Ungar was a Czech member of the Prague Circle of modernist German-Jewish writers.  I enjoy reading these writers for their glimpses into a highly literary world of coffee-houses and late-night kitchen-table discussions which provoked such radical new directions in writing.  You can get a flavour of this world by reading about a literary walking tour of Prague.

Poor Josef Blau seems to be totally lacking in self-confidence and also suffering from paranoia.  He is convinced that he has no personal worth and that he only survives as a teacher due to an iron discipline which holds at bay the ravaging hoards of boys in his class.  To his tortured mind, the slightest lapse of discipline would result in the collapse of his class and his expulsion from his profession.

To Blau, the boys seems to be a hostile army, constantly watching for opportunities to exploit his weak points and waiting for any opportunity to bring about his downfall.  In reality of course, the class are a perfectly normal set of early teenage boys and the novel shows Blau’s complete failure to see them as individuals, such is his terror of what he sees as a disorderly mob.

The same feelings dominate his home-life, and Blau worries that his wife Selma is going to be seduced by a perfectly pleasant and honest fellow-teacher, Herr Leopold.  Even though Selma is in the final stages of pregnancy, Blau persists in believing that at any moment she is about to leave him for a new life with Leopold and when the baby is born he is convinced that Selma is about to elope with Leopold who would make a much better father than Blau feels he could ever be.

It would be wrong to give the impression that this book is inward-looking and intense. There are many characters and scenes which provide a strong humorous strand in Ungar’s writing.  I enjoyed the scene in which the ludicrous Uncle Bobek flirts with Blau’s elderly mother-in-law while taking part in a hilarious eating and drinking session in Blau’s apartment.  At one point Blau leads his class in an outing to the countryside where Blau’s regimented class encounters another class led by Herr Leopold exercising half-naked in the open-air (much to the horror of Blau who cannot understand the relaxed attitude of Leopold who clearly loves his work).

Modlizki is another interesting character, a childhood friend of Blau’s who failed to make much of his life and is now employed as a servant, a role he only fills only by adopting an exagerrated appearance of servility which hides an attitude of total contempt for his employers.  At one point Blau points out that he plays table tennis with his employer, to which Modlizki replies, “no, he only employs me to return the ball”.

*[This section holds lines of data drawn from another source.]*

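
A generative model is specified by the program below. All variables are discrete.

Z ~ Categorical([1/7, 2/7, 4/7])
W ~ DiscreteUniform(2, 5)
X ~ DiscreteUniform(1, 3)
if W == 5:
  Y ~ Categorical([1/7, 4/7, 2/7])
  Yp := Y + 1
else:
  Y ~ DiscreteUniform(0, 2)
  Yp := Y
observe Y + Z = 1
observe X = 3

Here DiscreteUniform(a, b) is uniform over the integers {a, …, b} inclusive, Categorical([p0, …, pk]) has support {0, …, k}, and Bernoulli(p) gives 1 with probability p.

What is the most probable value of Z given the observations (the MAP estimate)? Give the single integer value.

Enumerate traces; 8 have nonzero weight after conditioning:
  (Z=0, W=2, X=3, Y=1) weight 1/252
  (Z=0, W=3, X=3, Y=1) weight 1/252
  (Z=0, W=4, X=3, Y=1) weight 1/252
  (Z=0, W=5, X=3, Y=1) weight 1/147
  (Z=1, W=2, X=3, Y=0) weight 1/126
  (Z=1, W=3, X=3, Y=0) weight 1/126
  (Z=1, W=4, X=3, Y=0) weight 1/126
  (Z=1, W=5, X=3, Y=0) weight 1/294
Group by Z:
  weight(Z=0) = 11/588
  weight(Z=1) = 4/147
Total weight = 11/588 + 4/147 = 9/196
P(Z=0 | obs) = 11/588 / 9/196 = 11/27
P(Z=1 | obs) = 4/147 / 9/196 = 16/27
argmax = 1

argmax_v P(Z = v | obs) = 1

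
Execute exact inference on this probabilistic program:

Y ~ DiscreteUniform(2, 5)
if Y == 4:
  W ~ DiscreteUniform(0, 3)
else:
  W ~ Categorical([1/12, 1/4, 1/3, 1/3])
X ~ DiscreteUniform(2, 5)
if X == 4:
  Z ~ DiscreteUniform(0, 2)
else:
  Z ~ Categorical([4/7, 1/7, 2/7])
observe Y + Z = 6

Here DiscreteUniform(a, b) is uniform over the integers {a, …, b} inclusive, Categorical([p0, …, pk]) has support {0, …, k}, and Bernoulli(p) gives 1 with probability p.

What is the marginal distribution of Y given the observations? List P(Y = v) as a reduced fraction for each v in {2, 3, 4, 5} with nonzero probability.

P(Y=4) = 25/41, P(Y=5) = 16/41

Enumerate traces; 32 have nonzero weight after conditioning:
  (Y=4, W=0, X=2, Z=2) weight 1/224
  (Y=4, W=0, X=3, Z=2) weight 1/224
  (Y=4, W=0, X=4, Z=2) weight 1/192
  (Y=4, W=0, X=5, Z=2) weight 1/224
  (Y=4, W=1, X=2, Z=2) weight 1/224
  (Y=4, W=1, X=3, Z=2) weight 1/224
  (Y=4, W=1, X=4, Z=2) weight 1/192
  (Y=4, W=1, X=5, Z=2) weight 1/224
  (Y=5, W=0, X=2, Z=1) weight 1/1344
  … 23 more
Group by Y:
  weight(Y=4) = 25/336
  weight(Y=5) = 1/21
Total weight = 25/336 + 1/21 = 41/336
P(Y=4 | obs) = 25/336 / 41/336 = 25/41
P(Y=5 | obs) = 1/21 / 41/336 = 16/41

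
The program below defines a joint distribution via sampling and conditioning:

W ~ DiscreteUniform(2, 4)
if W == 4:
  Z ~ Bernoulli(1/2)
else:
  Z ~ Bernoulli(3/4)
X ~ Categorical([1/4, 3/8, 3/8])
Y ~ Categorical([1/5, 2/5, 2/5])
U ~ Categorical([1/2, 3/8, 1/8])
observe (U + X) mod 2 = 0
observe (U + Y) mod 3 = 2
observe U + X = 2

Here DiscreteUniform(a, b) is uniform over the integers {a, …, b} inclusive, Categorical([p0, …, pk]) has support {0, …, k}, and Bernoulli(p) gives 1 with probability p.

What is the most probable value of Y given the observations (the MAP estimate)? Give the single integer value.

Enumerate traces; 18 have nonzero weight after conditioning:
  (W=2, Z=0, X=0, Y=0, U=2) weight 1/1920
  (W=2, Z=0, X=1, Y=1, U=1) weight 3/640
  (W=2, Z=0, X=2, Y=2, U=0) weight 1/160
  (W=2, Z=1, X=0, Y=0, U=2) weight 1/640
  (W=2, Z=1, X=1, Y=1, U=1) weight 9/640
  (W=2, Z=1, X=2, Y=2, U=0) weight 3/160
  (W=3, Z=0, X=0, Y=0, U=2) weight 1/1920
  (W=3, Z=0, X=1, Y=1, U=1) weight 3/640
  … 10 more
Group by Y:
  weight(Y=0) = 1/160
  weight(Y=1) = 9/160
  weight(Y=2) = 3/40
Total weight = 1/160 + 9/160 + 3/40 = 11/80
P(Y=0 | obs) = 1/160 / 11/80 = 1/22
P(Y=1 | obs) = 9/160 / 11/80 = 9/22
P(Y=2 | obs) = 3/40 / 11/80 = 6/11
argmax = 2

argmax_v P(Y = v | obs) = 2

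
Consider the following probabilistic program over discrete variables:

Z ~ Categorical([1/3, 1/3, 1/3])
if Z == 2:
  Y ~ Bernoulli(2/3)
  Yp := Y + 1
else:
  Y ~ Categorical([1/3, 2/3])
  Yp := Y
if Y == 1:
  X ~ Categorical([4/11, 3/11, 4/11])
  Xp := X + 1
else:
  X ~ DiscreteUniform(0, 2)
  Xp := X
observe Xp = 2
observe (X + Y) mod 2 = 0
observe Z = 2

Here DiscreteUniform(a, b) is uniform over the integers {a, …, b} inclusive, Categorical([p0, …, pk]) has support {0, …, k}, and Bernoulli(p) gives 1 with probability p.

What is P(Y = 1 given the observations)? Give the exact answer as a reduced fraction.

P(Y = 1 | obs) = 18/29

Enumerate traces; 2 have nonzero weight after conditioning:
  (Z=2, Y=0, X=2) weight 1/27
  (Z=2, Y=1, X=1) weight 2/33
Group by Y:
  weight(Y=0) = 1/27
  weight(Y=1) = 2/33
Total weight = 1/27 + 2/33 = 29/297
P(Y=0 | obs) = 1/27 / 29/297 = 11/29
P(Y=1 | obs) = 2/33 / 29/297 = 18/29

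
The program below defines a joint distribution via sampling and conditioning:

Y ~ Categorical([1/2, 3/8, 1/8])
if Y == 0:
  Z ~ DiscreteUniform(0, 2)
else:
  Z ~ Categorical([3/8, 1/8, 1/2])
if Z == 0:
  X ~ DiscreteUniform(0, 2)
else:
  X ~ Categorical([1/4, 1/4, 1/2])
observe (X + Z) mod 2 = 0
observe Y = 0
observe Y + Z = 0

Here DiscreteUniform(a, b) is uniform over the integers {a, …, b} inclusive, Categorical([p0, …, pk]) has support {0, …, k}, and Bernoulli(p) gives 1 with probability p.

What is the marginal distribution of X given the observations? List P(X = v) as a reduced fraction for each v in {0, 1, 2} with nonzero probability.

Enumerate traces; 2 have nonzero weight after conditioning:
  (Y=0, Z=0, X=0) weight 1/18
  (Y=0, Z=0, X=2) weight 1/18
Group by X:
  weight(X=0) = 1/18
  weight(X=2) = 1/18
Total weight = 1/18 + 1/18 = 1/9
P(X=0 | obs) = 1/18 / 1/9 = 1/2
P(X=2 | obs) = 1/18 / 1/9 = 1/2

P(X=0) = 1/2, P(X=2) = 1/2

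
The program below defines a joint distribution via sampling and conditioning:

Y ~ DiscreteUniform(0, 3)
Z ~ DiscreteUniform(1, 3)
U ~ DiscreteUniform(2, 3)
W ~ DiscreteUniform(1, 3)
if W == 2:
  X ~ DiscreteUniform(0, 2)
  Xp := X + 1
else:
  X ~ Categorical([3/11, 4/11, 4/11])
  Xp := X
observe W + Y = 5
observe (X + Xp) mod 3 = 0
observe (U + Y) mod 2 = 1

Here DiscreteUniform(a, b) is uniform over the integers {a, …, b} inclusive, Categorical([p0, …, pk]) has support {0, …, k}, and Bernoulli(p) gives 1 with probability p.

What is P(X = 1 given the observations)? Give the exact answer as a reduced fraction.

Enumerate traces; 6 have nonzero weight after conditioning:
  (Y=2, Z=1, U=3, W=3, X=0) weight 1/264
  (Y=2, Z=2, U=3, W=3, X=0) weight 1/264
  (Y=2, Z=3, U=3, W=3, X=0) weight 1/264
  (Y=3, Z=1, U=2, W=2, X=1) weight 1/216
  (Y=3, Z=2, U=2, W=2, X=1) weight 1/216
  (Y=3, Z=3, U=2, W=2, X=1) weight 1/216
Group by X:
  weight(X=0) = 1/88
  weight(X=1) = 1/72
Total weight = 1/88 + 1/72 = 5/198
P(X=0 | obs) = 1/88 / 5/198 = 9/20
P(X=1 | obs) = 1/72 / 5/198 = 11/20

P(X = 1 | obs) = 11/20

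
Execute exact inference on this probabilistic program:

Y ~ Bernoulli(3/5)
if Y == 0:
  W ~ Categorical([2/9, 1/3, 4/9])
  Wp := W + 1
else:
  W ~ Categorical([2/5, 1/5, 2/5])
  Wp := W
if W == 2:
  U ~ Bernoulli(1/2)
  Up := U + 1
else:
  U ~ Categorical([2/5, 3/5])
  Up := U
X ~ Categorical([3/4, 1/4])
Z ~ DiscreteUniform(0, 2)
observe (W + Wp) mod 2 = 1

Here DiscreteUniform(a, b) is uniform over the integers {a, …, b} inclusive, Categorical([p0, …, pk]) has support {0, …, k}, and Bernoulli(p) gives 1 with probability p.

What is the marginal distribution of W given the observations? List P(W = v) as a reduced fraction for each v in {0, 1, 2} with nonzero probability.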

Blau has a wife who loves him, a new baby son, supportive friends and colleagues and a good job, but everything is turned to dust because he believes that everyone is about to undermine him and desert him. However towards the end of the book, Blau has a sort of epiphany and begins to see through his paranoia.  He returns to his friends and relatives with new insight into his life leaving the reader to wonder, “Will it last?”

Although this Hermann Ungar book is published by Dedalus European Classics, the Czech publishers Twisted Spoon publish two of his other books in English translation.  For a biography of Herman Ungar see this page on Twisted Spoon’s website.